Tuesday, August 03, 2004

A quick primer on Japanese money and acronyms

I thought I should include a quick guide to some of the acronyms I'll be using as I describe my life here and a short word about the money.

With the exchange rate hovering right around 100¥=$1, converting money in my head to have some idea of what I'm spending is no problem. You just have to move the decimal point two places to the left and you have dollars. The problem with Japanese money is that the smallest paper bill they use is the 1000¥ bill which is about $10. Everything below that amount is coins in increments of 1 yen, 5 yen, 10 yen, 50 yen, 100 yen and 500 yen. So you end up carrying around a huge amount of change that actually adds up to a significant amount at times.
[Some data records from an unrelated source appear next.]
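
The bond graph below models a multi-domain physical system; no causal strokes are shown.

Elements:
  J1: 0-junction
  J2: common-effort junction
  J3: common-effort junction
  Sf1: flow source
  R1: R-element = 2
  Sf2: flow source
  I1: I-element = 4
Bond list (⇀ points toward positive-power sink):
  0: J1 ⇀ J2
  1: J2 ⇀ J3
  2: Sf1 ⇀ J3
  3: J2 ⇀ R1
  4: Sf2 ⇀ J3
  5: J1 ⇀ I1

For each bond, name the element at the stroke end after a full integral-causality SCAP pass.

β0 →J1
β1 →J3
β2 →Sf1
β3 →J2
β4 →Sf2
β5 →I1

bond 2 →Sf1  (Sf1 (Sf) sets flow on bond)
bond 4 →Sf2  (Sf2 fixes flow; stroke at Sf2)
bond 1 →J3  (only one effort-in slot at J3)
bond 5 →I1  (I1: I, integral causality)
bond 0 →J1  (J1 needs exactly one e-in)
bond 3 →J2  (only one effort-in slot at J2)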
No dollar or $5 bills - those amount equivalents are in coin form. Makes it seem even more like play money at this point, plus paying 2,345 yen at the grocery store seems like such a huge amount until you convert it in your head.

But change is cool to have for the amazing vending machines they have EVERYWHERE here. No Japanese person will ever die of thirst because there is a beverage machine in even the remotest and most out-of-the-way places, and all of them feature a dizzying array of beverage choices. (31 different cans and bottles are available at the machine just minutes away from my apartment)

Acronyms:
JET - Japan Exchange and Teaching programme
so JETs are all of us participating in the programme
more specifically ALT which stands for Assistant Language Teacher, which is what I am
Some JETs are CIRs, which means Coordinator of International Relations - CIRs have to speak, read, and write very good Japanese and work in local government offices instead of schools.

BoE - Board of Education
I work at my BoE every Tuesday (kayobi) after school starts August 27th and everyday right now. One big difference with American offices so far - almost everyone smokes and they let them smoke in a small ante chamber behind the coffee maker/sink area, and unfortunately that's right behind my desk.

I think that's good for now, but I'll post others as I think of them.

-JCH

3 comments:

Emily Watkins said...

I created a link from my blog to yours, and also to this specific post; it was easier than explaining the acronyms myself. I hope you don't mind. I will remove the links straight away if you have any reservations.

Emily Watkins said...

Oh, and I'd like to add:
JTE = Japanese Teacher of English.
These are the folks the JETs work with directly. Some JTEs speak English better than others, though all can hold a conversation with you, and they are great for explaining strange notices you get in the mail.

Anonymous said...

Also:
MEF‹archaic›=Mombusho English Fellow. Distant precursor to modern JET. Rumored to have had prehensile tail (for holding inkwells), gills (required for drinking appts. w/ BETs [which see]). Shimane version indigenous to Izumo region. Passed into extinction from excessive exposure to FLHR (frequent Lafcadio Hearn references).
BET ‹ archaic›=British English Teacher. MEF equivalent from Albion ‹ archaic›. Shimane version habitat restricted to Gotsu, district of Iwami ‹ archaic›. Rarely without cucumber-garnished gin & tonics, due to shortage of lime (also gin, tonic water). Readily identified by Smiths cassette tape collection.